The fact that RAD has expanded into the EU market is interesting however in that their bikes use larger than current reg EU sized watt motors and have throttles and seem to fit nicely into this new reg category allowing them legal access. They remain legal here in the US however with a higher top allowable speed rating as Class 2 bikes. Also there are any number of in place open source eBikes that use 1,000 watts or more and have for years here both on and off road. The emerging popularity of eBikes is just a continuation of a trend that started years ago that is now being backed by the manufacturers and government entities.


----------



## J.B. Weld (Aug 13, 2012)

Bigwheel said:


> This new reg targets the utility sector is how I understand it in order for cargo bikes, or trikes, to be designed for maximum load carrying capacity that will allow them to be more efficient for city/urban use. As said above realistically there is no need for that much power on an eMTB but for other uses it can be. Try and see the bigger picture and remember that the onus with any vehicle depends on the operator, motorized or not.


I doubt the 1,000 watt max will be limited to cargo bikes (trikes get 4,000) Of course there's no "need" for that much power but there is a want. As mentioned lots of people effectively use 1,000's of watts.


----------



## Gutch (Dec 17, 2010)

The other day I was hiking on a trail and a rider on a yeti blew by me at what must have been 30mph. Does it matter if he has a normal bike or ebike? The only way to enforce is speed limits, and that will never happen everywhere.


----------



## J.B. Weld (Aug 13, 2012)

Gutch said:


> The other day I was hiking on a trail and a rider on a yeti blew by me at what must have been 30mph. Does it matter if he has a normal bike or ebike? The only way to enforce is speed limits, and that will never happen everywhere.

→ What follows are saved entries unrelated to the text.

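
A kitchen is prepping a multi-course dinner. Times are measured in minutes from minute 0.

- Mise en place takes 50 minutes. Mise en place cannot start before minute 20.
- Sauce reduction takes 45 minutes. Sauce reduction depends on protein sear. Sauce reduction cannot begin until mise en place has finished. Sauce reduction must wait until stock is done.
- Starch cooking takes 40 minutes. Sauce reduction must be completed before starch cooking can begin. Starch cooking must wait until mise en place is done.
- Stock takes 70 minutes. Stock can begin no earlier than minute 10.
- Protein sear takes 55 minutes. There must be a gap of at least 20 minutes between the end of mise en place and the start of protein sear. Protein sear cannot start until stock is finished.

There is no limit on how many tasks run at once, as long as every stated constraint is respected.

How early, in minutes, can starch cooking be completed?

Stock waits on its own release at minute 10, so it starts at minute 10 and finishes at 10 + 70 = minute 80.
Mise en place cannot begin until its own release at minute 20. It runs from minute 20 to 20 + 50 = minute 70.
Protein sear has to wait for mise en place (finishes minute 70, plus 20-minute gap → minute 90); stock (finishes minute 80). The latest of these is minute 90, so protein sear runs minute 90 to 90 + 55 = minute 145.
For sauce reduction: protein sear (finishes minute 145); mise en place (finishes minute 70); stock (finishes minute 80). Taking the maximum gives a start of minute 145, and it finishes at 145 + 45 = minute 190.
Starch cooking needs all of sauce reduction (finishes minute 190); mise en place (finishes minute 70). That puts its earliest start at minute 190; it finishes at 190 + 40 = minute 230.

230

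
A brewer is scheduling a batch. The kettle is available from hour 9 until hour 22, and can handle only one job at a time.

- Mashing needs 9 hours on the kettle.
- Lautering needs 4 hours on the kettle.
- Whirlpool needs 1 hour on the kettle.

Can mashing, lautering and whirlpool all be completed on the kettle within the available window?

The kettle window is 22 − 9 = 13 hours.
Running back to back, the jobs need 9 + 4 + 1 = 14 hours on the kettle.
Since 14 > 13, they cannot all fit.

No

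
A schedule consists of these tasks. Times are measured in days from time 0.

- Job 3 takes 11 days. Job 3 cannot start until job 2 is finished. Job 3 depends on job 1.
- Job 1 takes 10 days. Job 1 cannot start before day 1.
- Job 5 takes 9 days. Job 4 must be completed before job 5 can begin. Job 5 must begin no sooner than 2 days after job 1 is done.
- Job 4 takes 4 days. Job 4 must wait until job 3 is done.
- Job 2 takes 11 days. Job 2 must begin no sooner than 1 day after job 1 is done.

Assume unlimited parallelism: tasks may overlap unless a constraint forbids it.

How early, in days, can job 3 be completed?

34

After its own release at day 1, job 1 can start at day 1 and finishes at day 11.
Job 2 waits on job 1 (finishes day 11, plus 1-day gap → day 12), so it starts at day 12 and finishes at 12 + 11 = day 23.
Job 3 has to wait for job 2 (finishes day 23); job 1 (finishes day 11). The latest of these is day 23, so job 3 runs day 23 to 23 + 11 = day 34.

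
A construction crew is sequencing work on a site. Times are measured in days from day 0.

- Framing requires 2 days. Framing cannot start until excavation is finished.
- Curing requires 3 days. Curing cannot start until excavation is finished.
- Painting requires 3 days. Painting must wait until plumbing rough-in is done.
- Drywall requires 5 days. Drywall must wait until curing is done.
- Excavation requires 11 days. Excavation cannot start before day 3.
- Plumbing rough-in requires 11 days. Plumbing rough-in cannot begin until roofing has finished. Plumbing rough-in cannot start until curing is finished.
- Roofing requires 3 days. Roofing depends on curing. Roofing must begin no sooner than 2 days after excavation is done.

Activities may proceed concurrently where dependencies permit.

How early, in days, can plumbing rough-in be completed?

31

Excavation waits on its own release at day 3, so it starts at day 3 and finishes at 3 + 11 = day 14.
Curing cannot begin until excavation (finishes day 14). It runs from day 14 to 14 + 3 = day 17.
For roofing: curing (finishes day 17); excavation (finishes day 14, plus 2-day gap → day 16). Taking the maximum gives a start of day 17, and it finishes at 17 + 3 = day 20.
Plumbing rough-in needs all of roofing (finishes day 20); curing (finishes day 17). That puts its earliest start at day 20; it finishes at 20 + 11 = day 31.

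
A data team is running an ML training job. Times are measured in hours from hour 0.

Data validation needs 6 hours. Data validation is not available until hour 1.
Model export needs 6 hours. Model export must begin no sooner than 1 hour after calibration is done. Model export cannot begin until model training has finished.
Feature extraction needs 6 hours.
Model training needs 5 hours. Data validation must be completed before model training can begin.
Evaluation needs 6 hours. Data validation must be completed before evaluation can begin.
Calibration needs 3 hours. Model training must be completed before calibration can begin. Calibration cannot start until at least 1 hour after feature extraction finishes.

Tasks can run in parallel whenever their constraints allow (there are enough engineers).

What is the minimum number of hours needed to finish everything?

22

Nothing blocks feature extraction, so it runs from hour 0 to hour 6.
Data validation waits on its own release at hour 1, so it starts at hour 1 and finishes at 1 + 6 = hour 7.
After data validation (finishes hour 7), evaluation can start at hour 7 and finishes at hour 13.
Model training waits on data validation (finishes hour 7), so it starts at hour 7 and finishes at 7 + 5 = hour 12.
Calibration needs all of model training (finishes hour 12); feature extraction (finishes hour 6, plus 1-hour gap → hour 7). That puts its earliest start at hour 12; it finishes at 12 + 3 = hour 15.
Model export has to wait for calibration (finishes hour 15, plus 1-hour gap → hour 16); model training (finishes hour 12). The latest of these is hour 16, so model export runs hour 16 to 16 + 6 = hour 22.
All tasks are finished once the last one completes. Finish times: Data validation at 7, Feature extraction at 6, Model training at 12, Evaluation at 13, Calibration at 15, Model export at 22. The latest is hour 22.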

Humans are limited to ~.5 hp and that will never change.


----------



## stiksandstones (Oct 7, 2004)

The industry is going to need to re-classify things, especially on the MTB side. I am not so sure lumping a pedal assist eMTB (class1) into all of this 'more power' and 'throttles', class 2, class 3. All the latter are motorcycles, I think a class 1 still leans more into the bike category---so they need their own category, to keep them safe from getting banned, perhaps??


----------